De voorzitter van de commissie, Pia Dijkstra
De adjunct-griffier van de commissie, Meijers
Nr
Vraag
                         
                         
1
Aan welke gespecialiseerde NGO’s is er meer geld uitgegeven in het kader van het bevorderen
                              van de internationale rechtsorde en hoeveel was dat?
                           
2
Is de stijging in de uitgaven van 6.5 miljoen volledig te wijten aan de renovatie
                              van het Vredespaleis, de toegenomen bijdragen aan de Carnegie-stichting of het doorschuiven
                              van het budget voor onderhoud aan het Vredespaleis via de eindejaarsmarge, gezien
                              het feit dat de overheveling van budgetpost 1.01 «Goed functionerende internationale
                              instellingen» naar budgetpost 1.03 «Gastlandbeleid internationale organisaties» voor
                              die redenen maar 3,5 miljoen bedraagt? Of zit die stijging ook in een stijging van
                              andere kostenposten?

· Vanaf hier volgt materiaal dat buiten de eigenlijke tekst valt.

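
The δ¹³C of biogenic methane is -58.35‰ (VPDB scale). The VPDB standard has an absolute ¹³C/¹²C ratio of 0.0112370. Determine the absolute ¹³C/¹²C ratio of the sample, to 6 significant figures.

R_sample = R_standard × (δ¹³C/1000 + 1)
R_sample = 0.0112370 × (-58.35/1000 + 1) = 0.0112370 × 0.941650
R_sample = 0.0105813

0.0105813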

                           
3
Kunt u de uitgaven voor «Veiligheid en rechtsorde» uitsplitsen per land waar deze
                              uitgaven zijn gedaan? Kunt u per land ook aangeven om wat voor soort projecten het
                              gaat?
                           
4
Klopt het dat de mindere uitgave van ruim 44 miljoen op de post 2.04 «Bevorderen veiligheid,
                              stabiliteit en rechtsorde» komt omdat er minder gebruik gemaakt is van het stabiliteitsfonds
                              en dat de inzet van hoog-risico posten is overgeheveld naar Defensie? Hoeveel van
                              het stabiliteitsfonds is er onbenut gebleven? Waarom is er minder beroep op het stabiliteitsfonds
                              gedaan?
                           
5
Waarom is dat bedrag voor uitgaven aan grotere buitenlandse bekendheid met de Nederlandse
                              cultuur (post 4.03) 1,37 miljoen hoger uitgevallen en waar is dat aan uitgegeven?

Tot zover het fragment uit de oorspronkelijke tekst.